Talk comments

Andy Snell at 18:15 on 29 May 2016

This was an alright talk -- maybe not the best choice for an opening keynote. I think I would have preferred something a bit more forward looking than a talk about how great the community was in the past. As a first-time attendee, I sort of zoned out after the first few slides of "who's who".

Andy Snell at 18:06 on 29 May 2016

Great overview of web security threats and prevention. Chris is a great presenter and easy to understand. The one improvement I would suggest would be to have a vagrant box available ahead of time, instead of cloning a repository and trying to get it to work on different systems that did not already have dependencies like SQLite installed. I think we used up all of our time to the first break just to get people up and running with the local PHP server method. I would attend another training or seminar session led by Chris.

Ed Barnard at 14:53 on 29 May 2016

Great talk, of course. This talk was particularly useful (given that it's all about ME) to senior developers. This was good career advice at that level.

Ed Barnard at 14:50 on 29 May 2016

This was a good lighthearted keynote about community, and that message was clear. I've been writing code as long as most, but PHP community is new to me. Thus a lot of the photos and insider references were lost on me. I'd love to have been able to more completely follow along.

Ed Barnard at 14:46 on 29 May 2016

This talk was even more useful than I expected. Marcus reminded us of where IPv6 fits in to the OSI stack, and touched a breadth of subjects (with details) on getting servers talking to each other. He based his talk on his own experiences with migrating to IPv6. It's always pleasant to hear from a subject matter expert.

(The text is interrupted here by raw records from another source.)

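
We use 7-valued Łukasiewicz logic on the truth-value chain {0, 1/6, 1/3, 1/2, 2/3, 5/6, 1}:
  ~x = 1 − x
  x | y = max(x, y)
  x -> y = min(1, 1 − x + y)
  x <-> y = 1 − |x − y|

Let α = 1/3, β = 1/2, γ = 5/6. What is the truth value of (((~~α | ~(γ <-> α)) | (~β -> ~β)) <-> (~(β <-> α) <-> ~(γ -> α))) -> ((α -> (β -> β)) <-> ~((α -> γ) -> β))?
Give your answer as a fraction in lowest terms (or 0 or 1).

5/6

~α = ~1/3 = 2/3
~~α = ~2/3 = 1/3
γ <-> α = 5/6 <-> 1/3 = 1/2
~(γ <-> α) = ~1/2 = 1/2
~~α | ~(γ <-> α) = 1/3 | 1/2 = 1/2
~β = ~1/2 = 1/2
~β = ~1/2 = 1/2
~β -> ~β = 1/2 -> 1/2 = 1
(~~α | ~(γ <-> α)) | (~β -> ~β) = 1/2 | 1 = 1
β <-> α = 1/2 <-> 1/3 = 5/6
~(β <-> α) = ~5/6 = 1/6
γ -> α = 5/6 -> 1/3 = 1/2
~(γ -> α) = ~1/2 = 1/2
~(β <-> α) <-> ~(γ -> α) = 1/6 <-> 1/2 = 2/3
((~~α | ~(γ <-> α)) | (~β -> ~β)) <-> (~(β <-> α) <-> ~(γ -> α)) = 1 <-> 2/3 = 2/3
β -> β = 1/2 -> 1/2 = 1
α -> (β -> β) = 1/3 -> 1 = 1
α -> γ = 1/3 -> 5/6 = 1
(α -> γ) -> β = 1 -> 1/2 = 1/2
~((α -> γ) -> β) = ~1/2 = 1/2
(α -> (β -> β)) <-> ~((α -> γ) -> β) = 1 <-> 1/2 = 1/2
(((~~α | ~(γ <-> α)) | (~β -> ~β)) <-> (~(β <-> α) <-> ~(γ -> α))) -> ((α -> (β -> β)) <-> ~((α -> γ) -> β)) = 2/3 -> 1/2 = 5/6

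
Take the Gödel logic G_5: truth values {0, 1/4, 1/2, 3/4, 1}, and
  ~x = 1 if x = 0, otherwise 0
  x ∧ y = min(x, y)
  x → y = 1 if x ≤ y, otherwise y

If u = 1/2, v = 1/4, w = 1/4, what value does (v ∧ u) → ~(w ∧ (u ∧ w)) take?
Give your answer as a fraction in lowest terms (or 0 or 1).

0

v ∧ u = 1/4 ∧ 1/2 = 1/4
u ∧ w = 1/2 ∧ 1/4 = 1/4
w ∧ (u ∧ w) = 1/4 ∧ 1/4 = 1/4
~(w ∧ (u ∧ w)) = ~1/4 = 0
(v ∧ u) → ~(w ∧ (u ∧ w)) = 1/4 → 0 = 0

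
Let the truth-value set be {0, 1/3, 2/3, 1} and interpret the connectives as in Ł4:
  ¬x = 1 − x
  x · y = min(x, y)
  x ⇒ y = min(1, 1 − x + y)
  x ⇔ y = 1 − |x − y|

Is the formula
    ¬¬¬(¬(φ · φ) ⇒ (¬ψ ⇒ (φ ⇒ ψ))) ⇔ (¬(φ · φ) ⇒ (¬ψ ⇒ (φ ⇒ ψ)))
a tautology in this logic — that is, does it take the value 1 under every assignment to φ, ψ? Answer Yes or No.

No

Counterexample: take φ = 0, ψ = 0.
φ · φ = 0 · 0 = 0
¬(φ · φ) = ¬0 = 1
¬ψ = ¬0 = 1
φ ⇒ ψ = 0 ⇒ 0 = 1
¬ψ ⇒ (φ ⇒ ψ) = 1 ⇒ 1 = 1
¬(φ · φ) ⇒ (¬ψ ⇒ (φ ⇒ ψ)) = 1 ⇒ 1 = 1
¬(¬(φ · φ) ⇒ (¬ψ ⇒ (φ ⇒ ψ))) = ¬1 = 0
¬¬(¬(φ · φ) ⇒ (¬ψ ⇒ (φ ⇒ ψ))) = ¬0 = 1
¬¬¬(¬(φ · φ) ⇒ (¬ψ ⇒ (φ ⇒ ψ))) = ¬1 = 0
φ · φ = 0 · 0 = 0
¬(φ · φ) = ¬0 = 1
¬ψ = ¬0 = 1
φ ⇒ ψ = 0 ⇒ 0 = 1
¬ψ ⇒ (φ ⇒ ψ) = 1 ⇒ 1 = 1
¬(φ · φ) ⇒ (¬ψ ⇒ (φ ⇒ ψ)) = 1 ⇒ 1 = 1
¬¬¬(¬(φ · φ) ⇒ (¬ψ ⇒ (φ ⇒ ψ))) ⇔ (¬(φ · φ) ⇒ (¬ψ ⇒ (φ ⇒ ψ))) = 0 ⇔ 1 = 0
This gives 0 ≠ 1.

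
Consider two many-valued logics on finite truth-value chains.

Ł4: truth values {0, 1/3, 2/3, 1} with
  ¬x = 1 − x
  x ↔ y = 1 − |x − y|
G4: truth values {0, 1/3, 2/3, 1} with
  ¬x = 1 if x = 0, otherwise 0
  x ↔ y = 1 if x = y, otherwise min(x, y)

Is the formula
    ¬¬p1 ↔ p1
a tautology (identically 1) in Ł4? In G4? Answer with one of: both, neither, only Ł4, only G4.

In Ł4: every assignment gives 1 — tautology.
In G4: at p1 = 1/3 the value is 1/3 — not a tautology.

only Ł4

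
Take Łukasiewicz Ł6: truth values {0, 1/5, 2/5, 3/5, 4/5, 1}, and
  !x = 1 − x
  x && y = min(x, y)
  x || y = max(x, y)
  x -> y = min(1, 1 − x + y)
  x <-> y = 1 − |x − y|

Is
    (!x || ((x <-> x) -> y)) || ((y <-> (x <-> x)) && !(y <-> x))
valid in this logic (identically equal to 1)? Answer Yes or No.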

Ed Barnard at 14:41 on 29 May 2016

Katie McLaughlin's comments say it best. I've been buried before trying to understand the Liskov Substitution Principle, given that it's the "L" in the SOLID principles that Michael Feathers and Uncle Bob want us to follow. Explanations generally refer to the concept of an Abstract Data Type without ever helping me understand what they're talking about. Thanks to Chris, I now "get" Abstract Data Type and its meaning to my life.

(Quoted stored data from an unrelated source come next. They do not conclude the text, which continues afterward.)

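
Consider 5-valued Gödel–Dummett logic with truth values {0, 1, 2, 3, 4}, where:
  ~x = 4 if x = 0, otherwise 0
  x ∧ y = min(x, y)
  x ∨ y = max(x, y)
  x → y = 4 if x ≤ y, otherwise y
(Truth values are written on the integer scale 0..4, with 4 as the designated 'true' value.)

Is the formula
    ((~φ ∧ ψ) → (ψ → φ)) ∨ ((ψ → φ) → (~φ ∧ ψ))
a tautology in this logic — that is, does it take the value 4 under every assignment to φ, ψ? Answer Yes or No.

At φ = 0, ψ = 2, for instance:
~φ = ~0 = 4
~φ ∧ ψ = 4 ∧ 2 = 2
ψ → φ = 2 → 0 = 0
(~φ ∧ ψ) → (ψ → φ) = 2 → 0 = 0
(ψ → φ) → (~φ ∧ ψ) = 0 → 2 = 4
((~φ ∧ ψ) → (ψ → φ)) ∨ ((ψ → φ) → (~φ ∧ ψ)) = 0 ∨ 4 = 4
and checking the remaining 24 assignments likewise gives ≥ 4 in every case.

Yes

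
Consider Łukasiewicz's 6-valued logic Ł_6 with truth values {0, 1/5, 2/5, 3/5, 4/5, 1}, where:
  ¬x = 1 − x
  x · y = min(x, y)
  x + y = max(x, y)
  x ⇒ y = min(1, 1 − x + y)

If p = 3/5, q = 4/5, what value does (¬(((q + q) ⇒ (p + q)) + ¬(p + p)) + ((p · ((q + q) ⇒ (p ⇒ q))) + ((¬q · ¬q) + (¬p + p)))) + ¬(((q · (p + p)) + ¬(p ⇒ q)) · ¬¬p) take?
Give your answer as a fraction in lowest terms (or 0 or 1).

q + q = 4/5 + 4/5 = 4/5
p + q = 3/5 + 4/5 = 4/5
(q + q) ⇒ (p + q) = 4/5 ⇒ 4/5 = 1
p + p = 3/5 + 3/5 = 3/5
¬(p + p) = ¬3/5 = 2/5
((q + q) ⇒ (p + q)) + ¬(p + p) = 1 + 2/5 = 1
¬(((q + q) ⇒ (p + q)) + ¬(p + p)) = ¬1 = 0
q + q = 4/5 + 4/5 = 4/5
p ⇒ q = 3/5 ⇒ 4/5 = 1
(q + q) ⇒ (p ⇒ q) = 4/5 ⇒ 1 = 1
p · ((q + q) ⇒ (p ⇒ q)) = 3/5 · 1 = 3/5
¬q = ¬4/5 = 1/5
¬q = ¬4/5 = 1/5
¬q · ¬q = 1/5 · 1/5 = 1/5
¬p = ¬3/5 = 2/5
¬p + p = 2/5 + 3/5 = 3/5
(¬q · ¬q) + (¬p + p) = 1/5 + 3/5 = 3/5
(p · ((q + q) ⇒ (p ⇒ q))) + ((¬q · ¬q) + (¬p + p)) = 3/5 + 3/5 = 3/5
¬(((q + q) ⇒ (p + q)) + ¬(p + p)) + ((p · ((q + q) ⇒ (p ⇒ q))) + ((¬q · ¬q) + (¬p + p))) = 0 + 3/5 = 3/5
p + p = 3/5 + 3/5 = 3/5
q · (p + p) = 4/5 · 3/5 = 3/5
p ⇒ q = 3/5 ⇒ 4/5 = 1
¬(p ⇒ q) = ¬1 = 0
(q · (p + p)) + ¬(p ⇒ q) = 3/5 + 0 = 3/5
¬p = ¬3/5 = 2/5
¬¬p = ¬2/5 = 3/5
((q · (p + p)) + ¬(p ⇒ q)) · ¬¬p = 3/5 · 3/5 = 3/5
¬(((q · (p + p)) + ¬(p ⇒ q)) · ¬¬p) = ¬3/5 = 2/5
(¬(((q + q) ⇒ (p + q)) + ¬(p + p)) + ((p · ((q + q) ⇒ (p ⇒ q))) + ((¬q · ¬q) + (¬p + p)))) + ¬(((q · (p + p)) + ¬(p ⇒ q)) · ¬¬p) = 3/5 + 2/5 = 3/5

3/5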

Ed Barnard at 14:28 on 29 May 2016

With the possible exception of Samantha's keynote on the same topic (history of computing), this was the most fascinating talk of the week. I'm sad that Chris only got a short-talk time slot for this one. Rather than merely talk about what mathematicians did in Europe in the 1930s and 1940s, Chris explored the theory with PHP. Epic.

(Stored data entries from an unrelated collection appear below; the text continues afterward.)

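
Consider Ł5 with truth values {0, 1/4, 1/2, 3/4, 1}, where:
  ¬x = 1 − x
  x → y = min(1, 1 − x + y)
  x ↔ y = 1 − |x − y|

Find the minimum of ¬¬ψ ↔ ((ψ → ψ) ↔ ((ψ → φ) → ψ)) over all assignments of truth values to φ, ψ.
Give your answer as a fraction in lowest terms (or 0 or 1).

Take φ = 0, ψ = 1/2:
¬ψ = ¬1/2 = 1/2
¬¬ψ = ¬1/2 = 1/2
ψ → ψ = 1/2 → 1/2 = 1
ψ → φ = 1/2 → 0 = 1/2
(ψ → φ) → ψ = 1/2 → 1/2 = 1
(ψ → ψ) ↔ ((ψ → φ) → ψ) = 1 ↔ 1 = 1
¬¬ψ ↔ ((ψ → ψ) ↔ ((ψ → φ) → ψ)) = 1/2 ↔ 1 = 1/2
No assignment yields a value below 1/2, so this is the minimum.

1/2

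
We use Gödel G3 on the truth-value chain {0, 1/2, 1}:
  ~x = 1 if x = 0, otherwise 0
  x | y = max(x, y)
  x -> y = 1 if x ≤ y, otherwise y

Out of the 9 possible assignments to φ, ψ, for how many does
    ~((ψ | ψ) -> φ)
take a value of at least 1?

φ = 0, ψ = 0 ↦ 0  <
φ = 0, ψ = 1/2 ↦ 1  ≥
φ = 0, ψ = 1 ↦ 1  ≥
φ = 1/2, ψ = 0 ↦ 0  <
φ = 1/2, ψ = 1/2 ↦ 0  <
φ = 1/2, ψ = 1 ↦ 0  <
φ = 1, ψ = 0 ↦ 0  <
φ = 1, ψ = 1/2 ↦ 0  <
φ = 1, ψ = 1 ↦ 0  <
So 2 of the 9 assignments meet the threshold.

2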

Ed Barnard at 14:24 on 29 May 2016

This was useful to me. I needed to know the how, when, why, of the more advanced Redis usage. Matthew's talk showed how things fit together. I asked Matthew about pub/sub before the talk started, and he said it was outside the talk, so I was not disappointed. I'm fine with "out of scope" topics! After the talk, he referred me to a subject matter expert at the vendor table. Can't say fairer than that!

Ed Barnard at 14:20 on 29 May 2016

This talk was a voice of experience with concrete examples and sensible use cases. Everything a talk should be. I now know of new tools to explore. Talks like this are the reason to come to PHP Tek.

Ed Barnard at 14:17 on 29 May 2016

I didn't know the story of the rise and fall of Safe Harbour, etc., only that US perspective is different. This was quite useful to me.